Вот сейчас ударят с флангов ружья Пакла, как пулемёт Анки, и побегут добровольцы с суворовцами. По крайней мере, Омелин очень на это надеялся. Не смотря ни на что, комиссар был страстным поклонником технического прогресса и верил в оружие куда больше чем в людей. Ведь те же ружья Пакла и пушки уничтожают за один залп или очередь в разы больше живой силы противника, нежели это может сделать то же количество солдат, из которых состоит расчёт орудия.
Однако не успели пехотинцы пройти половины расстояния, разделяющего позиции суворовской армии и ретраншемент, как от вражеского фланга отделились фигурки белых всадников. Драгуны-добровольцы. Они на рысях устремились к вагенбургу, снимая с плеч карабины.
– Что это задумал Суворов? – удивился комиссар, всматриваясь в бинокль. – Кавалерией вагенбурга не взять!
– Он и не собирается, – ответил Кутасов, силящийся приподняться повыше на импровизированном наблюдательном пункте. – Видишь полковое знамя, товарищ комиссар? Это полк Михельсона, бывшие карабинеры по большей части.

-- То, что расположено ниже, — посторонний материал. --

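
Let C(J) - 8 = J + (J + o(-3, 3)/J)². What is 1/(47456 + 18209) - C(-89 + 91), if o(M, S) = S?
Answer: -5844181/262660 ≈ -22.250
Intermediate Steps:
C(J) = 8 + J + (J + 3/J)² (C(J) = 8 + (J + (J + 3/J)²) = 8 + J + (J + 3/J)²)
1/(47456 + 18209) - C(-89 + 91) = 1/(47456 + 18209) - (8 + (-89 + 91) + (3 + (-89 + 91)²)²/(-89 + 91)²) = 1/65665 - (8 + 2 + (3 + 2²)²/2²) = 1/65665 - (8 + 2 + (3 + 4)²/4) = 1/65665 - (8 + 2 + (¼)*7²) = 1/65665 - (8 + 2 + (¼)*49) = 1/65665 - (8 + 2 + 49/4) = 1/65665 - 1*89/4 = 1/65665 - 89/4 = -5844181/262660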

Они ребята меткие, ещё устроят расчётам ружей Пакла кровавую баню.
– Надо туда пластунов поставить, – сказал Омелин, – будут вести ответный огонь.
– Бесполезно, – покачал Кутасов головой. – Слишком малы щели между фурами, стрелять через них, как через бойницы, невозможно.
– Тогда пусть казаки их остановят, – настаивал комиссар.
– Казаков побережём, – опустил комбриг свой бинокль, – они нам ещё пригодятся. Отправьте против них драгунский полк.
– Есть, – ответил один из ординарцев Кутасова и, придерживая рукой фуражку, бросился к позициям кавалерии.
– Вы что же, товарищ командующий, – почти в самое ухо прошептал комбригу комиссар, – решили разменять драгун?
– Совершенно нет, – вполне обычным голосом ответил Кутасов. – Добровольцы, товарищ комиссар, слишком горячи, и слишком ненавидят нас, а значит, их легко заманить в ловушку. Где Прошка, сучий сын?!
– Я здесь, товарищ командующий, – ординарца не было видно с высоты носилок комбрига.
– Бегом к командиру пехоты левого фланга, – приказал комбриг. – Как только добровольцы загонят наших драгун в вагенбург и ворвутся внутрь, тут же закрывать рогатки, отсекая от основных сил, и уничтожать без пощады.
– Мигом, товарищ командующий! – браво крикнул Никиткин, бросаясь к левому флангу их позиций.
– Сами себя в ловушку загнали, – расслабленно откинулся на подушки Кутасов. – Не так и ловок Суворов, как кажется.
В это время в гул канонады, к которому успели привыкнуть уши и практически не замечали, врезался резкий треск ружейных выстрелов, как будто кто-то гвозди посыпал в жестяное ведро. Омелин посмотрел на вагенбург и покачал головой. И невооружённым глазом было видно, что большинство пуль били в толстые стенки фур, однако даже тех, что попадали в тела канониров, вполне хватало. Огонь вели шеренгами, подскакивая к вагенбургу эскадронами, и пули летели весьма густо.